Im sure everyone has their own opinion on self esteem, but for me it looks like this…
A person with high self esteem carries beliefs like “I am worthy”, they trust in their own judgment, do not excessively worry, and they consider themselves equal.
A person with low self esteem might experience heavy self criticism, chronic indecision, eagerness to please others, perfectionism, neurotic guilt, pessimism and envy.
I think you can see why people with OCD struggle with low self esteem…. So the question is, can we raise it while still dealing with the struggles of OCD that resemble it, such as perfectionism and indecision?
This is no simple topic and one that I believe can be best worked on in steps. Firstly, try not to beat yourself up. This is a hard one because we have such high standards, but it’s a great place to start.
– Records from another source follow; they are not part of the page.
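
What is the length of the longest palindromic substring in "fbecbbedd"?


Input: "fbecbbedd"
Checking substrings for palindromes:
  [4:6] "bb" (len 2) => palindrome
  [7:9] "dd" (len 2) => palindrome
Longest palindromic substring: "bb" with length 2

2


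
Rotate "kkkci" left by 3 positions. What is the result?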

What I used to say all the time was “I’m just bat-shit; who in their right mind wouldn’t run for the hills once they get to know me?” What I could say instead is something like “I’m not crazy, I just have OCD. I do have friends that love me, though I am scared of how others might view me and that makes not nervous to let knew people get to know me. Im lovable.”
What I like about that is its not completely something I would write off, and it still acknowledges my anxieties and concerns, but without being so judgey and mean to myself.
So, I have been practicing being kinder to myself for quite some time now and somedays it’s easy and other times not so much. I had OCD for years so I know it could take a bit of time and work to raise my self esteem into a more stable state. But, its one day at a time. And no matter if you were recently diagnosed, deep in the thick of it, struggling in therapy, or finding out who you are on the outside of OCD, there is always room to show kindness to yourself.